A charity campaigner, raising money for the Liverpool hospital Alder Hey Children's Charity, wraps Boris in a scarf. He is only too happy to oblige. A young party aide swoops in to remove the tag from it.
Throughout our interview, Boris has fidgeted, shuffled and rubbed his wild hair.
But all the time he has kept eye contact. He is, for all his traits, a professional and expert in communication.
His speech may be peppered with a few 'errs' and 'sort ofs' but he is clear about the sort of Tory that he is. Specifically, he is a One Nation Tory.
That concept has been adopted recently by Ed Miliband and Labour.
But it actually originated in the Victorian era with Benjamin Disraeli and the Conservatives.
Specifically, it is the idea that members of society owe a duty to one another.
Today, Boris equates it with businesses doing well from the economic upturn now needing to do their bit.
Normal
"I think the story of the West Midlands over the last few years and what's happening in Cannock is about private enterprise," he says.
"But it's private enterprise that's there not just to fill the wallets of the fat cat, but delivering for the whole country and everyone in society."
It is not that far removed from David Cameron calling for employers to give Britain a pay rise.

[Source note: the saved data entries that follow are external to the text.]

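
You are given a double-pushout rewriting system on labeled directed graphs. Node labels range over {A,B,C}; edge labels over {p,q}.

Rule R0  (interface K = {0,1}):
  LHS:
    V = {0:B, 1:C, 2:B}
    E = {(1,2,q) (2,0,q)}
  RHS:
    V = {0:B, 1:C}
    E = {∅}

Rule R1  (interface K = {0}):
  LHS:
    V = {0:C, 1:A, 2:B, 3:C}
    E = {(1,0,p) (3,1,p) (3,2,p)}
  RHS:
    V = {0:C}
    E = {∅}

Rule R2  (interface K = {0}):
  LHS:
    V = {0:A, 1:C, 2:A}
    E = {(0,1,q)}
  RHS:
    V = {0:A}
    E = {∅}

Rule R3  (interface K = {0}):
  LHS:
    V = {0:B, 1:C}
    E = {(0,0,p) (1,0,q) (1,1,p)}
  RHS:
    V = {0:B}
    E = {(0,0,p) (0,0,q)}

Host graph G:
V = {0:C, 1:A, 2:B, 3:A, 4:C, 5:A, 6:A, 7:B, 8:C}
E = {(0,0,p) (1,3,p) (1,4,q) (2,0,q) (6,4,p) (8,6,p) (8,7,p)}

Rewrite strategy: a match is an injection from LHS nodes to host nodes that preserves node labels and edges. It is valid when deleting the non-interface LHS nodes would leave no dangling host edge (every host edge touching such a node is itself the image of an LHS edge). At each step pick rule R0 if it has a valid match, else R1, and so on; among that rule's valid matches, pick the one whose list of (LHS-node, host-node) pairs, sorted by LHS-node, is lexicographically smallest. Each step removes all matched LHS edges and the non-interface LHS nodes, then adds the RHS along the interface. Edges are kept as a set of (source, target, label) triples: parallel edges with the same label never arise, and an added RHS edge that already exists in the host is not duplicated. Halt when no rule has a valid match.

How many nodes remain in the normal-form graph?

Answer: 4

Steps:
initial: |V|=9 |E|=7  E = 0-p->0 1-p->3 1-q->4 2-q->0 6-p->4 8-p->6 8-p->7
step 1: apply R1 at {0↦4, 1↦6, 2↦7, 3↦8}  → |V|=6 |E|=4  E = 0-p->0 1-p->3 1-q->4 2-q->0
step 2: apply R2 at {0↦1, 1↦4, 2↦5}  → |V|=4 |E|=3  E = 0-p->0 1-p->3 2-q->0
final graph: no rule applies after step 2
NF nodes: {0:C, 1:A, 2:B, 3:A}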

Boris belongs to a different class of politician. And though he may not be enamoured by the comparison, he shares many attributes with UKIP leader Nigel Farage – namely a career outside of politics first and very obvious and human weaknesses.
Mr Farage drinks and smokes. He is a bit posh himself but with his yellow corduroy trousers and his pint in hand he presents an image of a normal person, even if he is anything but.

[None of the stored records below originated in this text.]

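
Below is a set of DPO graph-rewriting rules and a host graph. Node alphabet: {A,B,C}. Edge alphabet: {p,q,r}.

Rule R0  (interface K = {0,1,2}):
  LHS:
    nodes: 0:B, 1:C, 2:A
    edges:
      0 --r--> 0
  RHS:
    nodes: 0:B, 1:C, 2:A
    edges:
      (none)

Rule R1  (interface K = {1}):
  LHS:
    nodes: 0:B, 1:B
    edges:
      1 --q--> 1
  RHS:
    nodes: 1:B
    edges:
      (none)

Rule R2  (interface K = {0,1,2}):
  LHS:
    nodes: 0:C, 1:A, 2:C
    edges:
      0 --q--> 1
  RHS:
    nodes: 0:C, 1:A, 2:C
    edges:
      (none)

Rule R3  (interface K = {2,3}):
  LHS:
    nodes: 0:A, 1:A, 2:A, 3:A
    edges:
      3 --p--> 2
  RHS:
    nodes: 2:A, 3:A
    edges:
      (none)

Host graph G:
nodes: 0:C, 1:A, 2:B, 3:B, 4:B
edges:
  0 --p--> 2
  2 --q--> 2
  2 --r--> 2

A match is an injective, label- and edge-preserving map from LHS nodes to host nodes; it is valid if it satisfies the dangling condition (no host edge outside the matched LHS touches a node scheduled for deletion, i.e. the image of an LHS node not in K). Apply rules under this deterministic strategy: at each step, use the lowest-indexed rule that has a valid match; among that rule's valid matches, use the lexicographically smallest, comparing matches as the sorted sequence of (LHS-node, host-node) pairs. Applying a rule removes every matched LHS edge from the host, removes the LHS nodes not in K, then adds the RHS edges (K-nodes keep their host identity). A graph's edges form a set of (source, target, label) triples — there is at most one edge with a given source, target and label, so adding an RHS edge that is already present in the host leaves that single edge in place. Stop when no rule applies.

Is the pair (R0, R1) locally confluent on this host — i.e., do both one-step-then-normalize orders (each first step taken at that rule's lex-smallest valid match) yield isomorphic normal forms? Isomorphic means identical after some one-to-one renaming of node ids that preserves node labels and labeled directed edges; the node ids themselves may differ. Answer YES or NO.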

It works the same way for Boris. They do not come much posher. But he comes across as flawed and, essentially, human. He is the sort of person that can get stuck on a zip wire or accidentally trip up a small child in a charity football match.
The Prime Minister would be hung out to dry if he did it. The public finds it endearing of Boris.
The biggest issue after the General Election for the Conservatives, if they lose, will be who succeeds David Cameron.
Some of Boris's fans enjoy his antics but would find it unthinkable that he would be one election away from Number 10.
But he's mayor of our capital city. Stranger things have happened.